BACKGROUND: Research in modern biomedicine and social science requires sample sizes so large that they can often only be achieved through a pooled co-analysis of data from several studies. But the pooling of information from individuals in a central database that may be queried by researchers raises important ethico-legal questions and can be controversial. In the UK this has been highlighted by recent debate and controversy relating to the UK's proposed 'care.data' initiative, and these issues reflect important societal and professional concerns about privacy, confidentiality and intellectual property. DataSHIELD provides a novel technological solution that can circumvent some of the most basic challenges in facilitating the access of researchers and other healthcare professionals to individual-level data. METHODS: Commands are sent from a central analysis computer (AC) to several data computers (DCs) storing the data to be co-analysed.
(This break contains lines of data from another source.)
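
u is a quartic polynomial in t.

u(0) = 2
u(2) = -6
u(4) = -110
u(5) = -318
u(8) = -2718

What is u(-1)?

0

Write u(t) = at^4 + bt³ + ct² + dt + e; the 5 given values yield a linear system in the 5 coefficients.
Solving, u(t) = -t^4 + 3t³ - 2t² - 4t + 2.
Then u(-1) = 0.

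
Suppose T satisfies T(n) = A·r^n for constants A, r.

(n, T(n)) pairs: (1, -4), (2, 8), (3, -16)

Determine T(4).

Consecutive ratio: 8/(-4) = -2, and -16/8 = -2, so r = -2.
Then A·(-2)^1 = -4 gives A = 2, and T(n) = 2·(-2)^n.
T(4) = 2·(-2)^4 = 32.

32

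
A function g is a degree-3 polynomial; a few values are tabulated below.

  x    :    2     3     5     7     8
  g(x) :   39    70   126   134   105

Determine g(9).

Write g(x) = ax³ + bx² + cx + d; the 5 given values yield a linear system in the 4 coefficients.
Solving, g(x) = -x³ + 9x² + 5x + 1.
Then g(9) = 46.

46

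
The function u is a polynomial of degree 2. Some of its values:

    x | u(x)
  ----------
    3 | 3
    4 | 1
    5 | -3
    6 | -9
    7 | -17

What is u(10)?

First differences: -2, -4, -6, -8. Second differences: -2, -2, -2.
Level-2 differences are constant, so u has degree 2.
Fitting a degree-2 polynomial gives u(x) = -x² + 5x - 3.
Then u(10) = -53.

-53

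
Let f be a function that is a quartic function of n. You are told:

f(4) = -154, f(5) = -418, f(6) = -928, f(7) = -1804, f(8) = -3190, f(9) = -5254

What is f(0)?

Write f(n) = an^4 + bn³ + cn² + dn + e; the 6 given values yield a linear system in the 5 coefficients.
Solving, f(n) = -n^4 + 2n³ - 2n² + n + 2.
The constant term is f(0) = 2.

2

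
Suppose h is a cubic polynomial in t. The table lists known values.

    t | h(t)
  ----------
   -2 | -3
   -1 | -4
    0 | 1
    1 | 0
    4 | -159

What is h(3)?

Write h(t) = at³ + bt² + ct + d; the 5 given values yield a linear system in the 4 coefficients.
Solving, h(t) = -2t³ - 3t² + 4t + 1.
Then h(3) = -68.

-68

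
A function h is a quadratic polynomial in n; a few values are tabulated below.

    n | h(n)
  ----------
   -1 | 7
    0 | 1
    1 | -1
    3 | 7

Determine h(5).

Write h(n) = an² + bn + c; the 4 given values yield a linear system in the 3 coefficients.
Solving, h(n) = 2n² - 4n + 1.
Then h(5) = 31.

31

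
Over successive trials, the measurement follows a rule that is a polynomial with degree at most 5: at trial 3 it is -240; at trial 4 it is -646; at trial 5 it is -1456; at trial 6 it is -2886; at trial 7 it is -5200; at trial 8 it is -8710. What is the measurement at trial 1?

-16

Write the value at t as g(t).
First differences: -406, -810, -1430, -2314, -3510. Second differences: -404, -620, -884, -1196. Third differences: -216, -264, -312. Fourth differences: -48, -48.
Level-4 differences are constant, so g has degree 4.
Fitting a degree-4 polynomial gives g(t) = -2t^4 - 8t² - 6.
Then g(1) = -16.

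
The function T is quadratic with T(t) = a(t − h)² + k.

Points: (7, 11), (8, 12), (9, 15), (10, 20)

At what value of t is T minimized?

First differences 1, 3, 5; second difference 2 = 2a, so a = 1.
Expanding, the t-coefficient is −2ah = -2h; matching it to the data gives h = 7, and then k = 11.
So T(t) = 1(t − 7)² + 11.
Hence h = 7.

7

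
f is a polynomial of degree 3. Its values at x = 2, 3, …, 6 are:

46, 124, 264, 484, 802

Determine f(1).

First differences: 78, 140, 220, 318. Second differences: 62, 80, 98. Third differences: 18, 18.
Level-3 differences are constant, so f has degree 3.
Fitting a degree-3 polynomial gives f(x) = 3x³ + 4x² + x + 4.
Then f(1) = 12.

12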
The data sets are analysed simultaneously but in parallel. The separate parallelized analyses are linked by non-disclosive summary statistics and commands transmitted back and forth between the DCs and the AC. This paper describes the technical implementation of DataSHIELD using a modified R statistical environment linked to an Opal database deployed behind the computer firewall of each DC. Analysis is controlled through a standard R environment at the AC. RESULTS: Based on this Opal/R implementation, DataSHIELD is currently used by the Healthy Obese Project and the Environmental Core Project (BioSHaRE-EU) for the federated analysis of 10 data sets across eight European countries, and this illustrates the opportunities and challenges presented by the DataSHIELD approach. CONCLUSIONS: DataSHIELD facilitates important research in settings where: (i) a co-analysis of individual-level data from several studies is scientifically necessary but governance restrictions prohibit the release or sharing of some of the required data, and/or render data access unacceptably slow; (ii) a research group (e.g. in a developing nation) is particularly vulnerable to loss of intellectual property-the researchers want to fully share the information held in their data with national and international collaborators, but do not wish to hand over the physical data themselves; and (iii) a data set is to be included in an individual-level co-analysis but the physical size of the data precludes direct transfer to a new site for analysis.